Taking this swap at face value, Godsent would appear to be the clear winner between the two outfits. The dynamic talents of JW and Flusha more than compensate for the high fragging abilities of Twist, whilst the stability provided by Krimz gives Pronax options that he lacked with his prior roster in so far as strategy and setups go.

Of course, Fnatic will still be a force to reckon with as they retain one of the best pistol players in the game in Dennis, and one of the best players of all time in Olof. Adding Twist to the mix will give Fnatic a high fragging player they can rely on, and their immediate success will hinge on Wenton and Lekr0 being able to take their game to the next level.

Source: Fnatic
Source: Fnatic

Perhaps this was a long time coming, as greatness comes with a cost. Fnatic writer Sven “Lepertum” Van Herck cited some turmoil within the roster stemming from spending such a long time together. The expectations that had been created for this god-squad inevitably caused tensions within the team, culminating with some evident frustration in their final match together at the Cologne Major where they fell rather hard to the underdog Team Liquid in the semi-finals. Speculation that roster changes were in order for Fnatic was plentiful, but almost no one expected changes of this magnitude.

“Being together in a team for a long period means that small issues can easily turn into bigger issues. These issues can then weed their way into fundamental team dynamics, affecting the chemistry needed for success.

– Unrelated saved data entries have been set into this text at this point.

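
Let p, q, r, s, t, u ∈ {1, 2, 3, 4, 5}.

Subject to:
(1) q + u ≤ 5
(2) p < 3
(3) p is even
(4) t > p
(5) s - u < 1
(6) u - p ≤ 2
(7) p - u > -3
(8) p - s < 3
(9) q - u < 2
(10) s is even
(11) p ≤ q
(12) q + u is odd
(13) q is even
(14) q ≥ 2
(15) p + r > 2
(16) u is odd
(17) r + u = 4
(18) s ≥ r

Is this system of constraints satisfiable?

The assignment p = 2, q = 2, r = 1, s = 2, t = 4, u = 3 works:
  constraint 1 holds since q + u = 5.
  constraint 5 holds since s - u = -1.
  constraint 6 holds since u - p = 1.
The rest check out directly.

Satisfiable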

“Over the last months something similar has been brewing inside of our team, and regardless of the efforts all parties have tried to make to resolve the internal issues, it reached a point where there was a clear division within the team.

“Both parties felt that it was necessary to split the team up in order for future growth, and the rebuilding of the chemistry needed for success.”

Fnatic Official Statement

The real victors of all these roster chops and changes? Neither Fnatic or Godsent – but their top tier rivals SK Gaming and Natus Vincere. Having split a team that could realistically win any major in half, what’s left is two rosters that can comfortably make it to a quarter finals, but would be gobbled up SK Gaming and NaVi, bolstered by the powerhouse S1mple.